Milli Savunma Bakanı’nın cevap vermesi istemiyle Meclis Başkanlığı’na yazılı bir soru önergesi veren Mehmet Göker:
“Askerlerimizin şüpheli ölümlerinin artması ve davaların uzayarak bir türlü sonuçlanmaması, halkımızın Türk Silahlı Kuvvetleri’ne olan güvenini zedeliyor.
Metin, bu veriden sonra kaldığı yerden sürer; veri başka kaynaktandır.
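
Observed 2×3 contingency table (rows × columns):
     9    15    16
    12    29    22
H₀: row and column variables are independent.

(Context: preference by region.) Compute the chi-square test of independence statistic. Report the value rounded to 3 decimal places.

test statistic = 0.731

Row totals [40, 63], col totals [21, 44, 38], n=103
χ² = (9−8.16)²/8.16 + (15−17.09)²/17.09 + (16−14.76)²/14.76 + (12−12.84)²/12.84 + (29−26.91)²/26.91 + (22−23.24)²/23.24 = 0.7310
df = 2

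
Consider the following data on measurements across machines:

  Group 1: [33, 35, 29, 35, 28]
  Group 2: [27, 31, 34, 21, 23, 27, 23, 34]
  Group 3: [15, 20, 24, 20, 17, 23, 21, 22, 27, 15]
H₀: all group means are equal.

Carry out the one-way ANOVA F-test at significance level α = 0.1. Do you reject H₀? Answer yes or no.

reject H₀: yes

Group means [32.00, 27.50, 20.40], grand mean 25.391
SSB = Σnᵢ(x̄ᵢ−x̄)² = 503.078; SSW = ΣΣ(x−x̄ᵢ)² = 360.400
MSB = 503.078/2 = 251.5391; MSW = 360.400/20 = 18.0200
F = MSB/MSW = 13.9589
df = (2, 20)
p-value (upper-tail) = 0.00016
At α=0.1: p < α → reject H₀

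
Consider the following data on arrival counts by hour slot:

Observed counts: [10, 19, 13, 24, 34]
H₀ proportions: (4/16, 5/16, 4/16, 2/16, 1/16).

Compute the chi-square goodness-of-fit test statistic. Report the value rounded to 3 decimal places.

test statistic = 153.352

n = 100; E_i = n·p_i = [25.00, 31.25, 25.00, 12.50, 6.25]
χ² = (10−25.00)²/25.00 + (19−31.25)²/31.25 + (13−25.00)²/25.00 + (24−12.50)²/12.50 + (34−6.25)²/6.25 = 153.3520
df = 4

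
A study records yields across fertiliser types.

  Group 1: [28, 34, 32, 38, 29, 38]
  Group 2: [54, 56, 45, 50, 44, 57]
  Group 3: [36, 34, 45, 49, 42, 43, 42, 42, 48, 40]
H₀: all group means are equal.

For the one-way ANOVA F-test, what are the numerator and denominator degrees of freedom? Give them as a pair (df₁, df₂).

degrees of freedom = [2, 19]

k = 3 groups, N = 22 total
df = (k−1, N−k) = (3−1, 22−3) = (2, 19)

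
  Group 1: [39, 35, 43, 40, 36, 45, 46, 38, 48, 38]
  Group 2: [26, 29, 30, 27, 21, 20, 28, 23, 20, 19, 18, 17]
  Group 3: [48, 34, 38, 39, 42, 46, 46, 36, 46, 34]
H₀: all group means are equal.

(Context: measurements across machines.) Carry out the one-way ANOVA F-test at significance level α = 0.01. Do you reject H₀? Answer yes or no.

reject H₀: yes

Group means [40.80, 23.17, 40.90], grand mean 34.219
SSB = Σnᵢ(x̄ᵢ−x̄)² = 2345.302; SSW = ΣΣ(x−x̄ᵢ)² = 672.167
MSB = 2345.302/2 = 1172.6510; MSW = 672.167/29 = 23.1782
F = MSB/MSW = 50.5929
df = (2, 29)
p-value (upper-tail) = 0.00000
At α=0.01: p < α → reject H₀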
Askerlerimizin psikolojilerini bozarak intihara sürüklenmelerine sebep olan kişilerin bir an önce bulunarak cezalandırılması yerinde bir davranış olacaktır” diyor ve soruyor:
“Askeri birliklerimizde yaşanan ölümlerin nedenlerinin araştırılarak ortaya çıkarılması ve bu ölümlerin önlenerek başka ailelerin evlat acısı yaşamamaları için ne gibi tedbirler düşünülüyor?”

TEBESSÜM

İntikam listesi!


Kuduz bir vakitler tedavisi olmayan korkunç bir hastalıktı. 1882 yılında Fransız bilim adamı Louis Pasteur tarafından bulunan “kuduz aşısı” ilk defa 1885 yılında insana uygulandı.
Amerika’nın 16’ncı başkanı Abraham Lincoln (1809-1865) zamanında aşısı henüz bulunmamış olan kuduz ölümcül bir hastalıktı.
Başkan Lincoln, bir toplantıda konuşurken dinleyicilerden biri sordu:
“Sayın Başkan, kuduza yakalanacak olursanız ne yaparsınız?”
Başkan Lincoln, toplantıyla ilgisi olmayan bu acayip soruya kızmadı, hafifçe gülümseyerek:
“İlk önce kâğıt isterim” cevabını verdi.
“Vasiyetinizi yazmak için mi?”
“Hayır, ısıracağım insanların listesini yazmak için...”

GÜNÜN SÖZÜ


İktidar psikolojisi ilginçtir. Koltuğun korunması için söylenmeyecek yalan yoktur!